Sink your teeth into a virtual issue on oral health

August 8th, 2019

A new free-to-read Australian Journal of Primary Health virtual issue addresses various aspects of oral healthcare, including access, vulnerable groups and new models of service delivery.
Red apple with white plaster cast of teeth

“An apple a day keeps the doctor away”: oral health requires an interdisciplinary approach

Our teeth are one of our most important assets, yet perhaps the most neglected area when it comes to looking after our health and well being.

A new Australian Journal of Primary Health virtual issue highlights interdisciplinary approaches to improving oral health, addressing access, vulnerable groups and new models of service delivery.

Chomp on some oral health facts:

  • Oral diseases are the most common non-communicable diseases in the world
  • The Global Burden of Disease Study (external link) estimate that oral diseases affect half the world’s population – that’s 3.58 billion people!
  • “Dental caries”, or tooth decay, is the most common condition
Plaster cast of teeth on blue background

When it comes to oral healthcare costs, Australians grin and bear it.

Gritting our teeth against high costs

As you can imagine, the cost of oral health diseases is high, and at least as high as that of other major non-communicable diseases, like cardiovascular diseases and cancers. Oral diseases such as tooth decay, gum disease and oral cancer contribute to illness disability and death in Australia (external link). Yet policy makers and health advocates are not “enameled” by the thought of thinking about oral healthcare, perhaps partially because of their low mortality, despite the very high disease burden due to morbidity.

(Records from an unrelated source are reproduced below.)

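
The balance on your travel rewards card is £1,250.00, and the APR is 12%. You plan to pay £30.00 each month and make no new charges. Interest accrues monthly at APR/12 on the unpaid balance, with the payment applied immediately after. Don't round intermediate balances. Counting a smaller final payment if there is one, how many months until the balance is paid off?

55 payments

Monthly rate r = 12%/12 = 1% = 0.01.
Recurrence: B ← B·(1+r) − £30.00.
Month 1: interest £12.50; balance after payment £1,232.50.
Month 2: interest £12.33; balance after payment £1,214.83.
Closed form: n = −ln(1 − rB₀/P)/ln(1+r) = −ln(0.58333)/ln(1.01) ≈ 54.169, so the balance reaches zero during payment 55.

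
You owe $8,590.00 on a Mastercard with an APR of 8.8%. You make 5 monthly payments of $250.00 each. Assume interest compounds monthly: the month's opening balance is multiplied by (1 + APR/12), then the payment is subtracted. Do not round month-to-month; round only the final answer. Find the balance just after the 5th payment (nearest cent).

$7,641.15

Monthly rate r = 8.8%/12 = 0.733333% = 0.00733333.
Each month: B ← B·(1+r) − $250.00.
Month 1: interest $62.99; balance after payment $8,402.99.
Month 2: interest $61.62; balance after payment $8,214.62.
Month 3: interest $60.24; balance after payment $8,024.86.
Month 4: interest $58.85; balance after payment $7,833.70.
Month 5: interest $57.45; balance after payment $7,641.15.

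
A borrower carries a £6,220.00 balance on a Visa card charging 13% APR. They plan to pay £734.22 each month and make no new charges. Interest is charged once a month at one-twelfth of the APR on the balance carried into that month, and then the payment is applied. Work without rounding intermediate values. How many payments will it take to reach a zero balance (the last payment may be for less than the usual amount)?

9 payments

Monthly rate r = 13%/12 = 1.08333% = 0.0108333.
Recurrence: B ← B·(1+r) − £734.22.
Month 1: interest £67.38; balance after payment £5,553.16.
Month 2: interest £60.16; balance after payment £4,879.10.
Closed form: n = −ln(1 − rB₀/P)/ln(1+r) = −ln(0.90822)/ln(1.01083) ≈ 8.934, so the balance reaches zero during payment 9.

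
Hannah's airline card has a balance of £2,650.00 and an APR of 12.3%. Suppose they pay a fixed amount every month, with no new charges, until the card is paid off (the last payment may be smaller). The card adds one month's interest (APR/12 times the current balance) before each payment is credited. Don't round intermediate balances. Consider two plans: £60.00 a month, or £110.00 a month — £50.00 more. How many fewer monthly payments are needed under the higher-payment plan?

32 fewer payments

Monthly rate r = 12.3%/12 = 1.025% = 0.01025.
At £60.00/mo: n = ⌈−ln(1 − rB₀/P)/ln(1+r)⌉ = 60 payments (last £6.51); total interest = total paid − £2,650.00 = £896.51.
At £110.00/mo: 28 payments (last £89.16); total interest £409.16.
Payments saved = 60 − 28 = 32.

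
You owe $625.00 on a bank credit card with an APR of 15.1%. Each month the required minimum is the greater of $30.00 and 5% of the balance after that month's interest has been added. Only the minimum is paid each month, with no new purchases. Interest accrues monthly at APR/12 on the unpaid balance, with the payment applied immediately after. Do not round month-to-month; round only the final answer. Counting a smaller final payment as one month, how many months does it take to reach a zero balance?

25 months

Monthly rate r = 15.1%/12 = 1.25833% = 0.0125833.
While 5% of the post-interest balance exceeds $30.00, each month B ← (B·(1+r))·(1 − 0.05), i.e. B shrinks by the factor (1+r)·0.95 = 0.96195.
This holds for months 1–2. Entering month 3 the balance is $578.35; 5% of the post-interest balance is now below $30.00, so the flat $30.00 minimum applies from here.
From month 3 a fixed $30.00 at rate r clears $578.35 in 23 more payments. Total: 2 + 23 = 25 months.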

In Australia, only 2.1 per cent of government health spending is dedicated to dental services. Our total spend on dental care in the 2016-2017 financial year (external link) was $10.2 billion, of which individuals contributed 58 per cent in out-of-pocket costs. With costs like these on top of the threat of the drill, no wonder we don’t like visiting the dentist. In 2016-2017, about 70,200 hospitalisations for dental conditions (external link) may have been prevented with earlier treatment.

Oral diseases disproportionally affect disadvantaged and low income members of society. According to the World Health Organisation (external link), here is a very strong and consistent association between socioeconomic status (income, occupation and educational level) and the prevalence and severity of oral diseases.

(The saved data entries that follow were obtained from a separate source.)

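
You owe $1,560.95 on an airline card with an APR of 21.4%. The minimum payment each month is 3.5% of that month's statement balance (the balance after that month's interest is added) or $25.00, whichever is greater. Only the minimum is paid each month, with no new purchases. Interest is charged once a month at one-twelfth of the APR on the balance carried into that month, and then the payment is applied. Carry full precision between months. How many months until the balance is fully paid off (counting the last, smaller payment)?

Monthly rate r = 21.4%/12 = 1.78333% = 0.0178333.
While 3.5% of the post-interest balance exceeds $25.00, each month B ← (B·(1+r))·(1 − 0.035), i.e. B shrinks by the factor (1+r)·0.965 = 0.98221.
This holds for months 1–45. Entering month 46 the balance is $695.93; 3.5% of the post-interest balance is now below $25.00, so the flat $25.00 minimum applies from here.
From month 46 a fixed $25.00 at rate r clears $695.93 in 39 more payments. Total: 45 + 39 = 84 months.

84 months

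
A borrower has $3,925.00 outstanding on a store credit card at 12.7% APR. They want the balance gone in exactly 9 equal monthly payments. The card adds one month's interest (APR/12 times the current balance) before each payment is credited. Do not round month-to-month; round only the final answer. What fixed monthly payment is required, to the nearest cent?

$459.51

Monthly rate r = 12.7%/12 = 1.05833% = 0.0105833.
Level-payment amortization: P = B₀·r / (1 − (1+r)^(−n)) = 3925.00·0.0105833 / (1 − 1.01058^(−9)).
Denominator 1 − (1+r)^(−9) = 0.0903992363.
P = 41.5396 / 0.0903992363 ≈ 459.51.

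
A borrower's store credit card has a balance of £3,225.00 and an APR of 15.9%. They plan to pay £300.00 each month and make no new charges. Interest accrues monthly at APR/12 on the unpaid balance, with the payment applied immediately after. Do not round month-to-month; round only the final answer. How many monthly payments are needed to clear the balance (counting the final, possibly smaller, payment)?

Monthly rate r = 15.9%/12 = 1.325% = 0.01325.
Recurrence: B ← B·(1+r) − £300.00.
Month 1: interest £42.73; balance after payment £2,967.73.
Month 2: interest £39.32; balance after payment £2,707.05.
Closed form: n = −ln(1 − rB₀/P)/ln(1+r) = −ln(0.85756)/ln(1.01325) ≈ 11.674, so the balance reaches zero during payment 12.

12 payments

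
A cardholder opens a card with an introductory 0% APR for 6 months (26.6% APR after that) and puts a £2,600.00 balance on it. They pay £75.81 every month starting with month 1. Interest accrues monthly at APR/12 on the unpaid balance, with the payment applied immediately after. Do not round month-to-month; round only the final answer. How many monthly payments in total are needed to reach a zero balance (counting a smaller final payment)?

52 payments

Promo months 1–6 at r₀ = 0%/12 = 0; months 7+ at r₁ = 26.6%/12 = 0.0221667.
After month 6 (no interest yet): B = £2,600.00 − 6·£75.81 = £2,145.14.
Then at r₁ with £75.81/mo: n₂ = −ln(1 − r₁·B/P)/ln(1+r₁) ≈ 45.01 → 46 more payments.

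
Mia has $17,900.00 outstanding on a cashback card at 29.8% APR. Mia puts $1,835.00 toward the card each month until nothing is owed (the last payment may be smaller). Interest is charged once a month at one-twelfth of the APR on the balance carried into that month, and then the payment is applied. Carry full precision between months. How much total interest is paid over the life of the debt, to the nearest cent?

Monthly rate r = 29.8%/12 = 2.48333% = 0.0248333.
Payoff takes n = ⌈−ln(1 − rB₀/P)/ln(1+r)⌉ = ⌈11.308⌉ = 12 payments; the last is $570.58.
Total paid = 11·$1,835.00 + $570.58 = $20,755.58.
Total interest = total paid − principal = $20,755.58 − $17,900.00 = $2,855.58.

$2,855.58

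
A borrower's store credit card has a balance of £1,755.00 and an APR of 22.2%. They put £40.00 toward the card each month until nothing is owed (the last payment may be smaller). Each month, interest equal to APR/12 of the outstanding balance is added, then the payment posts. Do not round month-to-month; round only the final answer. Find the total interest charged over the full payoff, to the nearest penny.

Monthly rate r = 22.2%/12 = 1.85% = 0.0185.
Payoff takes n = ⌈−ln(1 − rB₀/P)/ln(1+r)⌉ = ⌈91.084⌉ = 92 payments; the last is £3.38.
Total paid = 91·£40.00 + £3.38 = £3,643.38.
Total interest = total paid − principal = £3,643.38 − £1,755.00 = £1,888.38.

£1,888.38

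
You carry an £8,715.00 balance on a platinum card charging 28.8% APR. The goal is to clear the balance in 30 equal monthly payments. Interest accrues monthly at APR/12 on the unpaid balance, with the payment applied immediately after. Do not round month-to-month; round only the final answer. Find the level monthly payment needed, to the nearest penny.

Monthly rate r = 28.8%/12 = 2.4% = 0.024.
Level-payment amortization: P = B₀·r / (1 − (1+r)^(−n)) = 8715.00·0.024 / (1 − 1.024^(−30)).
Denominator 1 − (1+r)^(−30) = 0.509090653.
P = 209.16 / 0.509090653 ≈ 410.85.

£410.85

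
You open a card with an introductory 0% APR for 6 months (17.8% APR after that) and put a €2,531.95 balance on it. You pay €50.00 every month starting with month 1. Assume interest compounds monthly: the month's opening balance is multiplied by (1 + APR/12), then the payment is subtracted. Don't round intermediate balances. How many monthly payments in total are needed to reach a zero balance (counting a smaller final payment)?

Promo months 1–6 at r₀ = 0%/12 = 0; months 7+ at r₁ = 17.8%/12 = 0.0148333.
After month 6 (no interest yet): B = €2,531.95 − 6·€50.00 = €2,231.95.
Then at r₁ with €50.00/mo: n₂ = −ln(1 − r₁·B/P)/ln(1+r₁) ≈ 73.70 → 74 more payments.

80 payments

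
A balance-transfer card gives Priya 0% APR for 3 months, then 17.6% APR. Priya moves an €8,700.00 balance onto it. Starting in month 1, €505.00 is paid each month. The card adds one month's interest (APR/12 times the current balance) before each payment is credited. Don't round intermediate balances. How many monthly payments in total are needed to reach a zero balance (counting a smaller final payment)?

20 payments

Promo months 1–3 at r₀ = 0%/12 = 0; months 4+ at r₁ = 17.6%/12 = 0.0146667.
After month 3 (no interest yet): B = €8,700.00 − 3·€505.00 = €7,185.00.
Then at r₁ with €505.00/mo: n₂ = −ln(1 − r₁·B/P)/ln(1+r₁) ≈ 16.07 → 17 more payments.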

Purple and white cover of Australian Journal of Primary Health

A new Australian Journal of Primary Health virtual issue is free to read until November 2019

New virtual issue to encourage interdisciplinary health approach

You probably know you should be brushing, clean between your teeth daily and paying regular visits to an oral health care professional. But did you know that nutrition, alcohol consumption, smoking and other factors affect your oral health too? With this in mind, perhaps we should look at our oral healthcare as being a “whole body” approach.

The guest editors of the new Australian Journal of Primary Health virtual issue, Dr Bradley Christian and Dr Ron Knevel of LaTrobe University, had exactly this in mind when they compiled the collection of ten papers to highlight the interdisciplinary and professional team efforts to address various aspects of oral health care. The issue covers topics such as barriers to access to oral health care for homeless adults, people with mental illness, and those in aged care facilities, as well as the role quit smoking activities, communications technology and access to other healthcare services play in increasing our oral health well being.

Dr Christian and Dr Knevel believe that integration is needed to bring preventive services to people who have access to medical care but lacking access to oral care or vice versa. There are several barriers to shifting the way oral health is managed and healthcare services are delivered:

  • Oral health is a low priority across many organisations and among policy makers
  • There is a lack of outcomes-based research that provides evidence for guidelines and best practices
  • Funding mechanisms are driven by quantity rather than quality improvement in health outcomes
  • Peer-reviewed research on the topic of models of oral healthcare is scarce

The editors hope that this issue will encourage initiatives and research to tackle these barriers, help integrate non-dental professionals into oral health and “put the mouth back into the body”.

The virtual issue is free to read online until the end of November 2019.